Thank you. Very briefly. I did not want to say something about the Kambanda case because I believe that is a difficulty we face in this symposium we don’t know what will happen to Kambanda. At some point he can start cooperating again with the OTP or with the Defence. So this is a bit special. But I just want to set the record straight. In 1998 I was there when he pleaded guilty, so I was a legal officer in Trial Chamber I with Judge Kama. So I monitored the case and I assisted the judges in drafting the judgements on that Kambanda case.
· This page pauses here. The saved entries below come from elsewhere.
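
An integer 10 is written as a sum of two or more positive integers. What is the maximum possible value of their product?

36

Fill P[k] for k=2..10: at each k try every first piece i and multiply by the better of (k−i) uncut or P[k−i].
P[2] = 1·max(1,0) = 1·1 = 1
P[3] = 1·max(2,1) = 1·2 = 2
P[4] = 2·max(2,1) = 2·2 = 4
P[5] = 2·max(3,2) = 2·3 = 6
P[6] = 3·max(3,2) = 3·3 = 9
P[7] = 2·max(5,6) = 2·6 = 12
P[8] = 2·max(6,9) = 2·9 = 18
P[9] = 3·max(6,9) = 3·9 = 27
P[10] = 2·max(8,18) = 2·18 = 36
One optimal split: 3 + 3 + 2 + 2; product 3·3·2·2 = 36.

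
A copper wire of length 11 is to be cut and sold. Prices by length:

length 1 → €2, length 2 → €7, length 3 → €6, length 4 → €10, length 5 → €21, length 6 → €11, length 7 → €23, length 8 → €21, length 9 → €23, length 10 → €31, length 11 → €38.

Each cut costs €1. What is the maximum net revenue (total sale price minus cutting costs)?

Consider every possible first cut. net[k] is the best of p[i]+net[k−i] over all sellable i≤k, charging 1 whenever i<k.
net[1] = 2
net[2] = 7
net[3] = 8  (first piece 1, then net[2]=7)
net[4] = 13  (first piece 2, then net[2]=7)
net[5] = 21
net[6] = 22  (first piece 1, then net[5]=21)
net[7] = 27  (first piece 2, then net[5]=21)
net[8] = 28  (first piece 1, then net[7]=27)
net[9] = 33  (first piece 2, then net[7]=27)
net[10] = 41  (first piece 5, then net[5]=21)
net[11] = 42  (first piece 1, then net[10]=41)
One optimal plan: pieces 5 + 5 + 1 (2 cuts) → €44 − €2 = €42.

42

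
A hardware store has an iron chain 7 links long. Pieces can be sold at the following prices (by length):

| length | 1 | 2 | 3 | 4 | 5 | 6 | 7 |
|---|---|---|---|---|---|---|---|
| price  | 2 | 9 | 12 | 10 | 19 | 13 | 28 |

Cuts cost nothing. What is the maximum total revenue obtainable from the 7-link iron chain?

Let r[k] be the best obtainable value from length k. For each k, try every first piece i and keep the best of price[i] + r[k−i].
r[1] = 2
r[2] = max(2+2, 9+0) = 9
r[3] = max(2+9, 9+2, 12+0) = 12
r[4] = max(2+12, 9+9, 12+2, 10+0) = 18
r[5] = max(2+18, 9+12, 12+9, 10+2, 19+0) = 21
r[6] = max(2+21, 9+18, 12+12, 10+9, 19+2, 13+0) = 27
r[7] = max(2+27, 9+21, 12+18, …, 13+2, 28+0) = 30
One optimal cutting: 3 + 2 + 2 → $12 + $9 + $9 = $30.

30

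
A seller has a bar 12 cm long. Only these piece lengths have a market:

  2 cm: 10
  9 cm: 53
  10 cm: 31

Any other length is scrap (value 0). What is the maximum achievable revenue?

63

Consider every possible first cut. best[k] is the best of p[i]+best[k−i] over all sellable i≤k.
best[1] = 0
best[2] = 10
best[3] = 10
best[4] = 20  (first piece 2, then best[2]=10)
best[5] = 20
best[6] = 30  (first piece 2, then best[4]=20)
best[7] = 30
best[8] = 40  (first piece 2, then best[6]=30)
best[9] = 53
best[10] = 53
best[11] = 63  (first piece 2, then best[9]=53)
best[12] = 63
One optimal cutting: pieces 9 + 2 with 1 cm of scrap → 63.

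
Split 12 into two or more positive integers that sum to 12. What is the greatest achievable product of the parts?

81

Define P[k] = max over 1≤i<k of i · max(k−i, P[k−i]); the inner max lets the remainder stay uncut if that's better.
Small cases: P[2]=1, P[3]=2, P[4]=4, P[5]=6.
P[6] = 3·max(3,2) = 3·3 = 9
P[7] = 2·max(5,6) = 2·6 = 12
P[8] = 2·max(6,9) = 2·9 = 18
P[9] = 3·max(6,9) = 3·9 = 27
P[10] = 2·max(8,18) = 2·18 = 36
P[11] = 2·max(9,27) = 2·27 = 54
P[12] = 3·max(9,27) = 3·27 = 81
One optimal split: 3 + 3 + 3 + 3; product 3·3·3·3 = 81.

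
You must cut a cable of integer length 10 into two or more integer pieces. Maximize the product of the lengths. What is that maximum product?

Let prod[k] be the best product for length k (with at least one cut). For each first piece i, the rest contributes max(k−i, prod[k−i]).
Small cases: prod[2]=1, prod[3]=2, prod[4]=4.
prod[5] = max(1·4, 2·3, 3·2, 4·1) = 6
prod[6] = max(1·6, 2·4, 3·3, 4·2, 5·1) = 9
prod[7] = max(1·9, 2·6, 3·4, 4·3, 5·2, 6·1) = 12
prod[8] = max(1·12, 2·9, 3·6, …, 6·2, 7·1) = 18
prod[9] = max(1·18, 2·12, 3·9, …, 7·2, 8·1) = 27
prod[10] = max(1·27, 2·18, 3·12, …, 8·2, 9·1) = 36
One optimal split: 3 + 3 + 2 + 2; product 3·3·2·2 = 36.

36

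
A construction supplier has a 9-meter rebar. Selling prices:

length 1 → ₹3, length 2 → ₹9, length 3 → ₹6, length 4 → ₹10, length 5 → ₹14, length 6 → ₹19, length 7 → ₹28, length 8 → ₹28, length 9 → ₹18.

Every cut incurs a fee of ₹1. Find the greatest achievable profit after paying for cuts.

36

Build net[k] bottom-up: net[k] = max over allowed piece i of (p[i] + net[k−i]) − 1 per cut.
net[1] = 3
net[2] = 9
net[3] = 11  (first piece 1, then net[2]=9)
net[4] = 17  (first piece 2, then net[2]=9)
net[5] = 19  (first piece 1, then net[4]=17)
net[6] = 25  (first piece 2, then net[4]=17)
net[7] = 28
net[8] = 33  (first piece 2, then net[6]=25)
net[9] = 36  (first piece 2, then net[7]=28)
One optimal plan: pieces 7 + 2 (1 cut) → ₹37 − ₹1 = ₹36.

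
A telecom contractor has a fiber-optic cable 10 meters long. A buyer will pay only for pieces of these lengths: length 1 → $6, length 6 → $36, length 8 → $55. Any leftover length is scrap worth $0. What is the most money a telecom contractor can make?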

Now, to restitute the facts, it was the Prosecutor who asked for a life sentence. And that was the major problem which took everybody off guard, including the Judges. Why did the Prosecutor ask for a life sentence. That is interesting because we discussed this yesterday on the sidelines. No at the time it was Madam Arbour who was madam Prosecutor.

Madam Del Ponte wants the record to state that it was the tenure of Madam Arbour, but back then it took everybody by surprise, and I believe that is what Mr. Muna was saying that, maybe they had discussions within the OTP, but the Prosecutor officially asked for life sentences and the Judges were then bound by what the Prosecutor then asked.

Because the Prosecutor was saying that they had discussed with Kambanda and there was cooperation. So they had factored in that cooperation but still asked for a life sentence. So what happened on 1 May 1998 in the Trial Chamber, at the end of the discussions, the closing arguments, the judge asked Kambanda do you have anything else to tell us, Mr. Kambanda. He stood up and stood silent for about 20 seconds, which seemed to us like forever, and then he said, "No."

He did not say, "No, Mr. President, I have anything to add." He did not express the least remorse or regret. Admittedly, his counsel had explained the reasons for his cooperation, but he remained silent and said, "No," and ended there at "no". It was very heavy in the Trial Chamber. And that may explain the decision of the Judges.